Search code examples
sqlpostgresqljoinpostgresql-9.6postgresql-performance

Best way to get distinct count from a query joining two tables (multiple join possibilities)


I have 2 tables, table Actions & table Users. Actions -> Users is many-one association.

Table Actions (has thousands of rows)

  • id
  • uuid
  • name
  • type
  • created_by
  • org_id

Table Users (has a max of hundred rows)

  • id
  • username
  • org_id
  • org_name

I am trying to get the best join query to obtain a count with a WHERE clause. I need the count of distinct created_bys from table Actions with an org_name in Table Users that contains 'myorg'. Also, (Actions.created_by = Users.username)
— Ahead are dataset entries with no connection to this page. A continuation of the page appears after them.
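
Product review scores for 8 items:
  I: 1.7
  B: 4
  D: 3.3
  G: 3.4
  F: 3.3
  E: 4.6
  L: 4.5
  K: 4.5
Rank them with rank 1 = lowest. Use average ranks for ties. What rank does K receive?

Sorted (ascending): 1.7, 3.3, 3.3, 3.4, 4, 4.5, 4.5, 4.6
The 2 values of 3.3 occupy positions 2–3 → average rank (2+3)/2 = 2.5.
The 2 values of 4.5 occupy positions 6–7 → average rank (6+7)/2 = 6.5.
K has value 4.5 → rank 6.5.

6.5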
I currently have the below queries (producing expected results) and wonder which is better and if it can be optimized further?

Query 1:

select count(distinct Actions.created_by)
from Actions join
     Users
     on Users.org_id = Actions.org_id 
where Users.org_name like '%myorg%';

Query 2:

select count(distinct Users.username)
from Users join
     Actions
     on Actions.created_by = Users.username 
where Users.org_name like '%myorg%';

Solution

  • The fastest approach is to modify the second query:

    select count(*)
    from Users u
    where exists (select 1
                  from Actions a
                  where a.created_by = u.username 
                 )
    and u.org_name like '%myorg%';
    

    Then the best index is on actions(created_by).